Ketiga anak perempuan Pak Gugun menikah dengan pengusaha dari tempat jauh di luar pulau. Setelah menikah, mereka tidak pernah datang lagi ke rumah ayahnya. Mungkin mereka cukup sibuk dengan urusan bisnisnya masing-masing sehingga tidak ada kesempatan untuk saling mengunjungi. Hidup mereka satu sama lain cukup terasing. ”Hidup adalah cari makan!” pernah demikian Pak Gugun pada anak-anaknya.

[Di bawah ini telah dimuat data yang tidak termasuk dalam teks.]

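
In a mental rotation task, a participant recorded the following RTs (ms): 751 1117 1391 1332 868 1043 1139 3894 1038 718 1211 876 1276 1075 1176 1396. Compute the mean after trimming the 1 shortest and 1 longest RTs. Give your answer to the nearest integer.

1121 ms

Sorted: 718, 751, 868, 876, 1038, 1043, 1075, 1117, 1139, 1176, 1211, 1276, 1332, 1391, 1396, 3894
Drop lowest 1 (718) and highest 1 (3894)
Remaining (n=14): Σ = 15689, mean = 15689/14 = 1120.643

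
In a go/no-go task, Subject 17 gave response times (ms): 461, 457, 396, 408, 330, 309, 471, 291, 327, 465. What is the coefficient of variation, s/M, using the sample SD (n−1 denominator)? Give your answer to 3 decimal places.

0.183

n = 10, Σ = 3915, M = 391.5000
Σ(x−M)² = 45984.500; s = √(45984.500/9) = 71.4800
CV = 71.4800 / 391.5000 = 0.18258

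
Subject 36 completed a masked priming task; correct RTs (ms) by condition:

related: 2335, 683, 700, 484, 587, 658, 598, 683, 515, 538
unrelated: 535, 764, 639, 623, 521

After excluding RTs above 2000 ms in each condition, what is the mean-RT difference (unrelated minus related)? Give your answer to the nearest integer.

11 ms

related: exclude 2335
M(related) = 5446/9 = 605.111
M(unrelated) = 3082/5 = 616.400
Difference = 616.400 − 605.111 = 11.289 ms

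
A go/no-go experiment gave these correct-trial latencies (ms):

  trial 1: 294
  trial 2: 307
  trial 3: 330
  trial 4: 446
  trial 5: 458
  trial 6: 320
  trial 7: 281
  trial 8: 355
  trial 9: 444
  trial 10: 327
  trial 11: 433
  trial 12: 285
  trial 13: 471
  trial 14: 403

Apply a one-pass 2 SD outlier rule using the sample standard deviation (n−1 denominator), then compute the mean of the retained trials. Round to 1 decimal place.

368.1 ms

n = 14, ΣRT = 5154, M = 368.143
Σ(x−M)² = 65271.71; s = √(65271.71/13) = 70.858
Cutoffs: 368.143 ± 2·70.858 → [226.4, 509.9]
No RTs fall outside the cutoffs; all 14 retained. Mean = 5154/14 = 368.143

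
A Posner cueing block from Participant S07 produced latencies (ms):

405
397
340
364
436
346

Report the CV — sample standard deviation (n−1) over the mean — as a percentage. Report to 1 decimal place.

9.8%

n = 6, Σ = 2288, M = 381.3333
Σ(x−M)² = 7051.333; s = √(7051.333/5) = 37.5535
CV = 37.5535 / 381.3333 = 0.09848 = 9.848%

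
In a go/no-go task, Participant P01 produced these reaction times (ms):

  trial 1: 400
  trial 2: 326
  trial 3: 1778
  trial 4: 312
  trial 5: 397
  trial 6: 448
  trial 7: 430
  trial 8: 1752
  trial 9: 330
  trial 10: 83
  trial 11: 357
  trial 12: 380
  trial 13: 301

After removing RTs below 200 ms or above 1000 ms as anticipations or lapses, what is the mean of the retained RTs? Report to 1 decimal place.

Excluded: 83, 1752, 1778
Retained (n=10): Σ = 3681
Mean = 3681/10 = 368.1000

368.1 ms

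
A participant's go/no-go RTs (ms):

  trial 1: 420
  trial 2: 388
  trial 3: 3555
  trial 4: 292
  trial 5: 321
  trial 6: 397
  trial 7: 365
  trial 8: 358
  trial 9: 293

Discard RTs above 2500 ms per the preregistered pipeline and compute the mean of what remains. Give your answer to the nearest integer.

Excluded: 3555
Retained (n=8): Σ = 2834
Mean = 2834/8 = 354.2500

354 ms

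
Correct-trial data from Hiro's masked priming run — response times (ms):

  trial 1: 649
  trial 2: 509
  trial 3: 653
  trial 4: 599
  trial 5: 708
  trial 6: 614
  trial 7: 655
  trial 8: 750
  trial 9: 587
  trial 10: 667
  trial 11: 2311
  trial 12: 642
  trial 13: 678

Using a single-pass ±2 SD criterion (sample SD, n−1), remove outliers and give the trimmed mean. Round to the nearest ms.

n = 13, ΣRT = 10022, M = 770.923
Σ(x−M)² = 2611112.92; s = √(2611112.92/12) = 466.468
Cutoffs: 770.923 ± 2·466.468 → [-162.0, 1703.9]
Outside: 2311 → excluded.
Retained (n=12): Σ = 7711, mean = 7711/12 = 642.583

643 ms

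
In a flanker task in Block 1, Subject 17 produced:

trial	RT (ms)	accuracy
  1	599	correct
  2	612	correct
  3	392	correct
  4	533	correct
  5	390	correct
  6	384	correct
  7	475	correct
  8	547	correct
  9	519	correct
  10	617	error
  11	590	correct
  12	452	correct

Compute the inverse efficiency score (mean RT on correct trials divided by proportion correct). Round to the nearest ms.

545 ms

Correct trials (n=11): 599, 612, 392, 533, 390, 384, 475, 547, 519, 590, 452
Mean correct RT = 5493/11 = 499.3636 ms
Proportion correct = 11/12
IES = 499.3636 / (11/12) = 544.760 ms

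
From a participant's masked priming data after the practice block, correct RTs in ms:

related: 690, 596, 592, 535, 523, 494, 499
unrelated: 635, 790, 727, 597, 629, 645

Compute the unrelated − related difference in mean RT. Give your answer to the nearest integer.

M(related) = 3929/7 = 561.286
M(unrelated) = 4023/6 = 670.500
Difference = 670.500 − 561.286 = 109.214 ms

109 ms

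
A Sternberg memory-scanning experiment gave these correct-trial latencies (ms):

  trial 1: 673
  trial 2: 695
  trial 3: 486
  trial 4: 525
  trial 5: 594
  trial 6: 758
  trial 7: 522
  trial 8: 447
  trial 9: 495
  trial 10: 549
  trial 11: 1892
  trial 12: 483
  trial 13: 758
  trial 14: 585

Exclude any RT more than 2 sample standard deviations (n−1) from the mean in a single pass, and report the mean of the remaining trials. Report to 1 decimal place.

n = 14, ΣRT = 9462, M = 675.857
Σ(x−M)² = 1728675.71; s = √(1728675.71/13) = 364.657
Cutoffs: 675.857 ± 2·364.657 → [-53.5, 1405.2]
Outside: 1892 → excluded.
Retained (n=13): Σ = 7570, mean = 7570/13 = 582.308

582.3 ms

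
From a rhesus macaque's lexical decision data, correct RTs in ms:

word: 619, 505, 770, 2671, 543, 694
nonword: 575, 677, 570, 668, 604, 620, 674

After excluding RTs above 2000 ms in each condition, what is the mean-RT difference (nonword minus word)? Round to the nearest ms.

1 ms

word: exclude 2671
M(word) = 3131/5 = 626.200
M(nonword) = 4388/7 = 626.857
Difference = 626.857 − 626.200 = 0.657 ms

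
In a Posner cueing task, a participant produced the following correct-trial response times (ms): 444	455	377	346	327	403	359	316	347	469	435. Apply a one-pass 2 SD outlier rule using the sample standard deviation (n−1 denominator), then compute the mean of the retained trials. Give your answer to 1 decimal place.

n = 11, ΣRT = 4278, M = 388.909
Σ(x−M)² = 29922.91; s = √(29922.91/10) = 54.702
Cutoffs: 388.909 ± 2·54.702 → [279.5, 498.3]
No RTs fall outside the cutoffs; all 11 retained. Mean = 4278/11 = 388.909

388.9 ms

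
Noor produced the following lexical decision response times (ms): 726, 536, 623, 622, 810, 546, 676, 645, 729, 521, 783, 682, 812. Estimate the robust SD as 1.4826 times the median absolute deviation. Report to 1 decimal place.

Sorted: 521, 536, 546, 622, 623, 645, 676, 682, 726, 729, 783, 810, 812 → median = 676
|x − 676| sorted: 0, 6, 31, 50, 53, 53, 54, 107, 130, 134, 136, 140, 155 → MAD = 54
Robust SD ≈ 1.4826 × 54 = 80.060

80.1 ms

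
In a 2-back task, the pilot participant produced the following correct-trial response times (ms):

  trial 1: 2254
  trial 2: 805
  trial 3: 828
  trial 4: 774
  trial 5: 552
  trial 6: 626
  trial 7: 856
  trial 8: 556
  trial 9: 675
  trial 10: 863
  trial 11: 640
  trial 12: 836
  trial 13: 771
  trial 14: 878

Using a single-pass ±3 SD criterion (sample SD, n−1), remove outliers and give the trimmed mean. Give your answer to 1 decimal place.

743.1 ms

n = 14, ΣRT = 11914, M = 851.000
Σ(x−M)² = 2287054.00; s = √(2287054.00/13) = 419.437
Cutoffs: 851.000 ± 3·419.437 → [-407.3, 2109.3]
Outside: 2254 → excluded.
Retained (n=13): Σ = 9660, mean = 9660/13 = 743.077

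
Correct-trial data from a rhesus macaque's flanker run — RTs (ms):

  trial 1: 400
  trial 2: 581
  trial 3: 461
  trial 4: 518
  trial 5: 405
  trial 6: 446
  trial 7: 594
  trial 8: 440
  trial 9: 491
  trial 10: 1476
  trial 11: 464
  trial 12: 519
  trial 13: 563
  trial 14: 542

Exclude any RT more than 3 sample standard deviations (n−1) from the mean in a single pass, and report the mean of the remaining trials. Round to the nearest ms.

n = 14, ΣRT = 7900, M = 564.286
Σ(x−M)² = 944972.86; s = √(944972.86/13) = 269.611
Cutoffs: 564.286 ± 3·269.611 → [-244.5, 1373.1]
Outside: 1476 → excluded.
Retained (n=13): Σ = 6424, mean = 6424/13 = 494.154

494 ms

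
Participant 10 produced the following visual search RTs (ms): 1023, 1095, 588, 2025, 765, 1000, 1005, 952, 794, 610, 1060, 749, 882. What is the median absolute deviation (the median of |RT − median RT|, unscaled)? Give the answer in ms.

143 ms

Sorted: 588, 610, 749, 765, 794, 882, 952, 1000, 1005, 1023, 1060, 1095, 2025 → median = 952
|x − 952|: 71, 143, 364, 1073, 187, 48, 53, 0, 158, 342, 108, 203, 70
Sorted deviations: 0, 48, 53, 70, 71, 108, 143, 158, 187, 203, 342, 364, 1073 → MAD = 143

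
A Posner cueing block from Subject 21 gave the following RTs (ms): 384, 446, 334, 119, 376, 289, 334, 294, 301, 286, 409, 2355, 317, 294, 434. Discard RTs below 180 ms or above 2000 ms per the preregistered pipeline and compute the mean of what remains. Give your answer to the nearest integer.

346 ms

Excluded: 119, 2355
Retained (n=13): Σ = 4498
Mean = 4498/13 = 346.0000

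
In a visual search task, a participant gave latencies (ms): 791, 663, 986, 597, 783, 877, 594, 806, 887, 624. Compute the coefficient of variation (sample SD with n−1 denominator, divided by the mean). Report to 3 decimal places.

n = 10, Σ = 7608, M = 760.8000
Σ(x−M)² = 166523.600; s = √(166523.600/9) = 136.0243
CV = 136.0243 / 760.8000 = 0.17879

0.179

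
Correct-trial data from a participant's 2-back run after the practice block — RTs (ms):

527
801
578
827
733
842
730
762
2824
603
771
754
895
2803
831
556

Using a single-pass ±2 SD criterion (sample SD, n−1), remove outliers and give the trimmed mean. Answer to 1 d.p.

n = 16, ΣRT = 15837, M = 989.812
Σ(x−M)² = 7780552.44; s = √(7780552.44/15) = 720.211
Cutoffs: 989.812 ± 2·720.211 → [-450.6, 2430.2]
Outside: 2803, 2824 → excluded.
Retained (n=14): Σ = 10210, mean = 10210/14 = 729.286

729.3 ms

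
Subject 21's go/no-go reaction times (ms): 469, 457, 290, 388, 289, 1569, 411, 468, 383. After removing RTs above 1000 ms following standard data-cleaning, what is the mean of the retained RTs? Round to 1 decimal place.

Excluded: 1569
Retained (n=8): Σ = 3155
Mean = 3155/8 = 394.3750

394.4 ms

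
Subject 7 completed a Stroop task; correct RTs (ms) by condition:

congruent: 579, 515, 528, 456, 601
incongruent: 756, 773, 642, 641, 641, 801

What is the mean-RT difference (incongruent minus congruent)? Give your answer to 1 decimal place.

M(congruent) = 2679/5 = 535.800
M(incongruent) = 4254/6 = 709.000
Difference = 709.000 − 535.800 = 173.200 ms

173.2 ms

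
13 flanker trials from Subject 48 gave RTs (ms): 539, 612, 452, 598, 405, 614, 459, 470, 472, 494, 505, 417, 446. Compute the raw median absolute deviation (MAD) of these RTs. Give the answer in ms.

33 ms

Sorted: 405, 417, 446, 452, 459, 470, 472, 494, 505, 539, 598, 612, 614 → median = 472
|x − 472|: 67, 140, 20, 126, 67, 142, 13, 2, 0, 22, 33, 55, 26
Sorted deviations: 0, 2, 13, 20, 22, 26, 33, 55, 67, 67, 126, 140, 142 → MAD = 33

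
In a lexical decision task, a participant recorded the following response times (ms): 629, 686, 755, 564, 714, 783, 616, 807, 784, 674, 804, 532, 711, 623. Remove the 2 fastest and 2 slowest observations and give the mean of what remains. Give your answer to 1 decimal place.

697.5 ms

Sorted: 532, 564, 616, 623, 629, 674, 686, 711, 714, 755, 783, 784, 804, 807
Drop lowest 2 (532, 564) and highest 2 (804, 807)
Remaining (n=10): Σ = 6975, mean = 6975/10 = 697.500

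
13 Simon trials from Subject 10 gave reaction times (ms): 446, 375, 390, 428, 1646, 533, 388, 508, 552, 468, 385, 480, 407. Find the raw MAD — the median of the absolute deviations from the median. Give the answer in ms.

Sorted: 375, 385, 388, 390, 407, 428, 446, 468, 480, 508, 533, 552, 1646 → median = 446
|x − 446|: 0, 71, 56, 18, 1200, 87, 58, 62, 106, 22, 61, 34, 39
Sorted deviations: 0, 18, 22, 34, 39, 56, 58, 61, 62, 71, 87, 106, 1200 → MAD = 58

58 ms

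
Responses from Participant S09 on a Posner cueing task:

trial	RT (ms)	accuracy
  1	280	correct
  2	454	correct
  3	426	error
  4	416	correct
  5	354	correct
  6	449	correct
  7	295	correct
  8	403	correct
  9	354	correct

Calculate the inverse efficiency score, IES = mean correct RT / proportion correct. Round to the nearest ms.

Correct trials (n=8): 280, 454, 416, 354, 449, 295, 403, 354
Mean correct RT = 3005/8 = 375.6250 ms
Proportion correct = 8/9
IES = 375.6250 / (8/9) = 422.578 ms

423 ms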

”Kita ini orang perantau dari jauh. Tidak ada harta warisan kita di negeri ini. Maka modal kita satu-satunya adalah keuletan bertarung mendapatkan kemapanan!” tegas Pak Gugun penuh kobar semangat. Nasihat sang benr-benar dicamkan oleh semua anaknya. Mereka tergolong pekerja keras. Tidak ada yang pemalas. Semuanya gila kerja dan tahu diri pada warisan budaya nenek moyang mereka.
**
LINGKUNGAN KPI yang dibangun Pak Gugun—dalam perkembangannya—bukannya membentuk masyarakat menjaga adat dan susila, melainkan sebaliknya. Semakin biasa terjadi tindak asusila di situ. Masyarakat yang sebelumnya punya rasa berbuat bejat, kini sebaliknya. Mereka cenderung putus urat malunya.
Semakin banyak orang kaya tinggal di tempat itu, tetapi yang paling kaya tetaplah Pak Gugun bersama anak-anaknya. Warga yang sebelumnya hidup bersahaja, tetapi karena disiplin dan kerja keras, akhirnya kaya juga. Soal cara tidak usaha ditanya. Bermacam-macamlah seperti lazimnya orang hidup cari makan di kota. Semua pekerjaan dilakukan, baik yang halal maupun sebaliknya. Yang penting uang dapat digapai sebanyaknya.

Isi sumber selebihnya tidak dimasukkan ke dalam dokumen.